To assess the stability of the flexible temperature sensor under various environmental conditions, we conducted tests to observe its resistance changes under pressure and bending deformation. The flexible temperature sensor is secured on the pressure test platform, subjecting it to a pressure of 50 kPa approximately every 10 s. Figure 4f illustrates that the test results indicate a resistance change rate of approximately −1.3% for the sensor under a pressure of 50 kPa. In comparison to the resistance change rate induced by temperature variations, the resistance change rate due to pressure is smaller, suggesting the sensor’s stability in real-world conditions.

3.3. Application of Dual-Mode Sensors

As shown in Figure 5a, the flexible dual-mode sensor is worn on the finger and can fully realize tactile perception. In order to further verify the application potential of the sensor in human physiological information detection [46,47], and to realize the wearable function of the flexible sensor, the sensor was worn on the mechanical pulse arm and the radial artery of the human wrist. Figure 5b,c show that the sensor detects a stable pulse waveform, pulse wave contains rich physiological information, which is of great significance for the assessment of health status. It is worth noting that when the manipulator outputs a bionic pulse that is far lower than the human pulse lifting force (about 3% of the normal pulse amplitude), the sensor can still output the pulse stably, which fully demonstrates that the sensor can detect “sink” pulses. Excellent performance is conducive to full judgment and prediction of potential diseases.

In order to verify the sensor’s ability to detect temperature changes in the external environment, appropriate amounts of 60 °C hot water are added to the beaker, the sensor is worn on the finger, the beaker is picked up at room temperature, and it is put down after the sensor resistance stabilizes (Figure 5d). During the test, a temperature probe is used to measure the temperature of hot water in the beaker. Different beaker temperatures cause different changes in the resistance of the sensor. When picking up the beaker containing 60 °C hot water, the sensor resistance decreases from 14.8 kΩ to 14 kΩ, and the resistance change rate is about −5.6%. Through the real-time detection of the sensor current, the temperature of the outer wall surface of a glass containing 60 °C hot water was successfully detected (Figure 5e).
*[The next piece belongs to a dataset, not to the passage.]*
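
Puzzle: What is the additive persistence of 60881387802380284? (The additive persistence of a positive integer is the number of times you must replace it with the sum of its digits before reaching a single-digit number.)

3

60881387802380284 → 76 → 13 → 4 (3 steps)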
When the sensor was attached/peeled off by hand on the cup wall, the flexible dual-mode sensor demonstrated excellent response capability under the combined influence of temperature and pressure (Figure 5f). This confirms the hybrid capability of the dual-mode sensor.

4. Conclusions

This paper presents the development of a flexible dual-mode sensing system for tactile perception, featuring information sensing capabilities for both pressure and temperature. Utilizing low-cost and easily implemented screen printing technology, we fabricated an interdigitated flexible pressure sensor based on TPU/EMIM/h-BN and a carbon nanotube/graphene-based flexible temperature sensor. The pressure sensor exhibits ultra-high sensitivity (804.27 ${\mathrm{kPa}}^{-1}$) with a wide response range (50 kPa). The temperature sensor demonstrates a resistance temperature coefficient of −0.17% °C⁻¹ within the range of 12.5 °C to 93.7 °C, remaining nearly unaffected by bending deformation and humidity. In practical applications, the integrated dual-mode sensor excels in pulse detection and water cup temperature detection, showcasing its impressive tactile sensing capabilities as a wearable electronic device. Research indicates that enhancing tactile sensing can be achieved through multi-sensor fusion. Integrating sensors for humidity, slip, and vibration to broaden and integrate tactile sensing capabilities represents a promising direction for the future development of wearable electronic skins.